Managing prostate cancer with active surveillance
Interview with
Vincent Gnanapragasam, at the University of Cambridge, on the other hand believes that immediate treatment may sometimes do more harm than good. His data show that active surveillance, where you keep a watchful eye on a patient and act only when prompted to do so because tests show that the disease is evolving, have the same outcomes for mortality as early interventions, but without the risks of treatment side effects. This protocol has actually now been embraced by Ireland as their standard of care…
Vincent - If you have disease which is of a poor prognosis, almost inevitably you will need treatment, and those men are directed towards curative treatments that could include surgery or radiotherapy. If you have disease on the better end of the spectrum, then here is where the real conundrum comes as to what is the best thing to do. Because prostate cancer, by and large, is not a lethal disease. It is a disease with a long natural history, and actually the old saying that most men will live with prostate cancer and not die from it is absolutely true. So what we do is we give the odds. Now here it's really important to understand the other factors in that person's life. What other illnesses do they have? How old are they?
And we present the data about the value of treatment benefit. Now once a man has that information, he can then make informed choices and decisions about whether or not to have treatment or, very crucially, go into a programme of active surveillance or monitoring, which means that we keep an eye on things with regular blood tests, interval scans, perhaps repeat biopsies. And if in future things change or progress, then we can treat. And that approach has been shown to be as good as treating someone up front, without all the risks and side effects and all the problems.
Chris - That is something you've been pioneering, isn't it? I mean, that's an approach that you've developed where you've said, well, let's compare people who we do an active surgical intervention with people where we keep an eye on things. And what is the outcome of that?
If you compare people who have one or the other, does one group do better?
Vincent - Now, it's not about doing better or not, because actually we know the outcomes are the same. In other words, the chance of survival is pretty much the same. Very small differences. It's about whether or not we are doing any good with a treatment up front, or whether surveillance is the best thing to do—and then think about treatment if necessary.
Chris - So you could actually be doing harm then. If you were to go in and do surgery on those people who would do as well as if you left them alone, then really they could come out worse off, couldn't they? Because of all the risks of surgery for no clinical benefit.
Vincent - Absolutely.
Chris - I suppose there could be a psychological one. Having said that, if I know I've had the area that was detected as abnormal removed, that makes me feel better mentally.
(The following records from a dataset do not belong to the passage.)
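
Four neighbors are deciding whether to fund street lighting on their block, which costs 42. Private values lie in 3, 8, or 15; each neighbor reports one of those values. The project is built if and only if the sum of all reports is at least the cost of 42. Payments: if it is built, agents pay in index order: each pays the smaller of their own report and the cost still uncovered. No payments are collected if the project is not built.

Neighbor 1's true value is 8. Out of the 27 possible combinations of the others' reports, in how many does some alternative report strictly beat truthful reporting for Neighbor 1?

Others report (15, 15, 15): truth gives 0; report 3 gives 5 > 0. Violating.
Others report (3, 3, 3): truth gives 0; no alternative beats it.
Others report (3, 3, 8): truth gives 0; no alternative beats it.
(Checking all 27 profiles: 1 has a profitable deviation, 26 do not.)

1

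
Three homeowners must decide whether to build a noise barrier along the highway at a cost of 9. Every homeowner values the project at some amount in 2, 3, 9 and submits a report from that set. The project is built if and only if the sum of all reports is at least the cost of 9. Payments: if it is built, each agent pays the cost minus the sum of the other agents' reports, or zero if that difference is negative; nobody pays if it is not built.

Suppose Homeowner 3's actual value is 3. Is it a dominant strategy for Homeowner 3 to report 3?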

Vincent - Well, first, let me address the issue of the effects of treatment. So any treatment, no matter what it is—whether it's radical whole gland or other types of treatment—has the risk of side effects. And we know very well that a lot of men who get treatment for early disease actually will gain no survival benefit but will have all the after-effects and problems of the treatment. And really, my mantra has always been: treat something if it needs to be treated, but don't treat it if you don't need to treat it. We have very robust surveillance mechanisms which work extremely well, which we have shown and published. And that is what happens to men who don't need immediate treatment.
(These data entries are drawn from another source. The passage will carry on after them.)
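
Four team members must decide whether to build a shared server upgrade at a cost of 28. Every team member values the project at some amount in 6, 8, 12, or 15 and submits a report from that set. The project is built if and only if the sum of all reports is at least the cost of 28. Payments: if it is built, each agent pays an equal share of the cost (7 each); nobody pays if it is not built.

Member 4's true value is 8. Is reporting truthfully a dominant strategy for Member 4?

No

Consider the case where Member 1 reports 6, Member 2 reports 6 and Member 3 reports 6.
Truthful report 8: project not built, utility 0.
Report 12 instead: project built, pays 7, utility 8 - 7 = 1.
Since 1 > 0, reporting 12 is strictly better here, so truthful reporting is not dominant.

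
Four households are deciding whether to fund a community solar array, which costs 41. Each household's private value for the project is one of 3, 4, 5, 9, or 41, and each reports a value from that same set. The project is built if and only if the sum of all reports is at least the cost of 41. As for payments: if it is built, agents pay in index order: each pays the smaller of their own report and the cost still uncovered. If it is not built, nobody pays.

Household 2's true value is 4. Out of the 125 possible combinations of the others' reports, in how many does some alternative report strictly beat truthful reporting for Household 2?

36

Others report (3, 3, 41): truth gives 0; report 3 gives 1 > 0. Violating.
Others report (3, 4, 41): truth gives 0; report 3 gives 1 > 0. Violating.
Others report (3, 5, 41): truth gives 0; report 3 gives 1 > 0. Violating.
Others report (3, 9, 41): truth gives 0; report 3 gives 1 > 0. Violating.
Others report (3, 3, 3): truth gives 0; no alternative beats it.
Others report (3, 3, 4): truth gives 0; no alternative beats it.
(Checking all 125 profiles: 36 have a profitable deviation, 89 do not.)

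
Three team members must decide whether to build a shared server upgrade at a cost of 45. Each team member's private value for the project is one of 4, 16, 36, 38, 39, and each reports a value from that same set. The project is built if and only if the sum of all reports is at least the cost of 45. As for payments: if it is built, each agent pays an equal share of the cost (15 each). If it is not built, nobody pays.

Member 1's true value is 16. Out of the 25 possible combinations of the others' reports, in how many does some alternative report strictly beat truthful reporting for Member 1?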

Now, regarding this aspect of psychology, I think that if a man continues to be anxious about a prostate cancer diagnosis after they've been through our clinic and process, then it's a failure of counselling. What we should not be doing is trying to give treatments which, if you like, palliate psychological anxiety—both on the part of the patient and also the clinician, urologist, or oncologist. That is bad medicine. It is our duty and job to actually give the information that explains to an individual why something needs to be done. And one of the biggest things that I find in my practice is we get a lot of men who come to us and a lot of men who will say, "Well, what would you recommend?" because they want someone to tell them, and they find it very strange we’re not doing that. But of course, the whole reason why we don’t is because we know very well that we are likely to do more harm than good, and that probably this prostate cancer may never affect them.
Chris - Is there not a problem though, Vincent, that as you go further on down this path, given the ageing population and given a watch-and-wait strategy that you're advocating for, you're going to accrue a massive list of people that you're keeping an eye on?
Vincent - Can we resource that? Active surveillance has been very badly resourced. No one is interested in it because, well, it's not very exciting for a lot of doctors. But it is crucial for patients. So we have developed a very structured surveillance programme which actually empowers the patient to self-monitor. So we give them the tools to do this. Each patient on our surveillance programme is given a particular regime of follow-up, what to expect.
We also tell them how to do their PSAs, what to look for. We find that actually we've managed to increase our active surveillance population without actually having to increase our clinic footstep.
Chris - I read that this has now been embraced by Ireland. This is their de facto way of doing prostate management, but not the UK.
Vincent - Well, not so far, Chris.
Chris - Why not?
Vincent - Well, I think you'd have to ask NICE about that. We are planning to approach them to present the evidence and the data. And one of the problems with active surveillance is that it's been rife with opinion and it's been rife with variances in practice. I often refer to active surveillance in the UK as the Wild West of prostate cancer management, because whereas you have high-quality standards for surgery or radiotherapy—you can measure what's happening and you track patients—in surveillance, no one does that.